Report: 48 die in Angolan plane crash

Posted: Wednesday, November 01, 2000

LUANDA, Angola (AP) -- A Russian-built plane exploded in a fireball shortly after takeoff in northern Angola, civil aviation officials said Wednesday. Local media reported that all 42 passengers and six crew members were killed.

Angola's Civil Aviation Authority confirmed the crash in a brief statement. The Antonov 26 aircraft burst into flames Tuesday at about 7:30 p.m., minutes after it left the town of Saurimo, 500 miles east of the Angolan capital of Luanda, Angolan Civil Aviation Director Branco Ferreira told state radio RNA.

The cause of the crash in a remote area was not immediately known, but previous air disasters here have been blamed on chronically poor aircraft maintenance or gunfire from the UNITA rebel group.

Saurimo is located in an area of thick jungle in a main diamond-mining region. The area has been a focus of fierce fighting between the army and UNITA, which have been engaged in a civil war since this Southwest African country's 1975 independence from Portugal.

Ferreira did not release any information on the number of casualties, but the Portuguese news agency Lusa said all 48 people on board had died. The identities of the passengers were not immediately available.

Russia's Emergency Situations Ministry said the crew members were Ukrainian, though Ferreira said they were Russian. Their names were not immediately released.

Ferreira said the Angolan army was on its way to the crash site some 30 miles outside Saurimo.

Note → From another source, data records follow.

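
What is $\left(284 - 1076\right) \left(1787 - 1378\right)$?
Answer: $-323928$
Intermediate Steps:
$\left(284 - 1076\right) \left(1787 - 1378\right) = \left(-792\right) 409 = -323928$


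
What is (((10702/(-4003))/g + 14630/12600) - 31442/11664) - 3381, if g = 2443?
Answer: -964581562641923/285165233640 ≈ -3382.5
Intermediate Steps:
(((10702/(-4003))/g + 14630/12600) - 31442/11664) - 3381 = (((10702/(-4003))/2443 + 14630/12600) - 31442/11664) - 3381 = (((10702*(-1/4003))*(1/2443) + 14630*(1/12600)) - 31442*1/11664) - 3381 = ((-10702/4003*1/2443 + 209/180) - 15721/5832) - 3381 = ((-10702/9779329 + 209/180) - 15721/5832) - 3381 = (2041953401/1760279220 - 15721/5832) - 3381 = -437907705083/285165233640 - 3381 = -964581562641923/285165233640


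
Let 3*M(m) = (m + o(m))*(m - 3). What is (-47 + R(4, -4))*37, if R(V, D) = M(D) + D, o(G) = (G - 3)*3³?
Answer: 44326/3 ≈ 14775.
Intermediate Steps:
o(G) = -81 + 27*G (o(G) = (-3 + G)*27 = -81 + 27*G)
M(m) = (-81 + 28*m)*(-3 + m)/3 (M(m) = ((m + (-81 + 27*m))*(m - 3))/3 = ((-81 + 28*m)*(-3 + m))/3 = (-81 + 28*m)*(-3 + m)/3)
R(V, D) = 81 - 54*D + 28*D²/3 (R(V, D) = (81 - 55*D + 28*D²/3) + D = 81 - 54*D + 28*D²/3)
(-47 + R(4, -4))*37 = (-47 + (81 - 54*(-4) + (28/3)*(-4)²))*37 = (-47 + (81 + 216 + (28/3)*16))*37 = (-47 + (81 + 216 + 448/3))*37 = (-47 + 1339/3)*37 = (1198/3)*37 = 44326/3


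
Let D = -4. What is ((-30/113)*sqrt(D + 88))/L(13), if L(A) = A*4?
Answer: -15*sqrt(21)/1469 ≈ -0.046793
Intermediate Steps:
L(A) = 4*A
((-30/113)*sqrt(D + 88))/L(13) = ((-30/113)*sqrt(-4 + 88))/((4*13)) = ((-30*1/113)*sqrt(84))/52 = -60*sqrt(21)/113*(1/52) = -15*sqrt(21)/1469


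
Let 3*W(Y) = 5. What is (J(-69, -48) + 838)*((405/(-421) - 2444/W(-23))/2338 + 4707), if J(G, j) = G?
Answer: 17811858402777/4921490 ≈ 3.6192e+6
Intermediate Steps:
W(Y) = 5/3 (W(Y) = (⅓)*5 = 5/3)
(J(-69, -48) + 838)*((405/(-421) - 2444/W(-23))/2338 + 4707) = (-69 + 838)*((405/(-421) - 2444/5/3)/2338 + 4707) = 769*((405*(-1/421) - 2444*⅗)*(1/2338) + 4707) = 769*((-405/421 - 7332/5)*(1/2338) + 4707) = 769*(-3088797/2105*1/2338 + 4707) = 769*(-3088797/4921490 + 4707) = 769*(23162364633/4921490) = 17811858402777/4921490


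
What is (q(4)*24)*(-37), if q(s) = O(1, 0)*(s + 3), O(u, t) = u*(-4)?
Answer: 24864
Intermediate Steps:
O(u, t) = -4*u
q(s) = -12 - 4*s (q(s) = (-4*1)*(s + 3) = -4*(3 + s) = -12 - 4*s)
(q(4)*24)*(-37) = ((-12 - 4*4)*24)*(-37) = ((-12 - 16)*24)*(-37) = -28*24*(-37) = -672*(-37) = 24864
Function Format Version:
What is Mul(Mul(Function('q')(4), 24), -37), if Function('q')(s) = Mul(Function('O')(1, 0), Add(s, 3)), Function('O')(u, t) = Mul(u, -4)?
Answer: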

The plane was flying a domestic route before the explosion. It left Luanda on Tuesday morning and was on a refueling stop at Saurimo before heading back to the capital at the end of the day, Ferreira said.

The plane, owned by Angolan company Ancargo, was chartered by an Angolan travel agency, Guicango, according to Lusa.

UNITA -- a Portuguese acronym for the National Union for the Total Independence of Angola -- has in the past shot down civilian planes and private planes which they claim are supplying government troops. Also, several crashes in recent years have been blamed on inadequate aircraft maintenance at Luanda airport.

Dozens of Russian-made Antonov planes in Angola are used by private companies to charter passengers and cargo across the vast, southwest African country.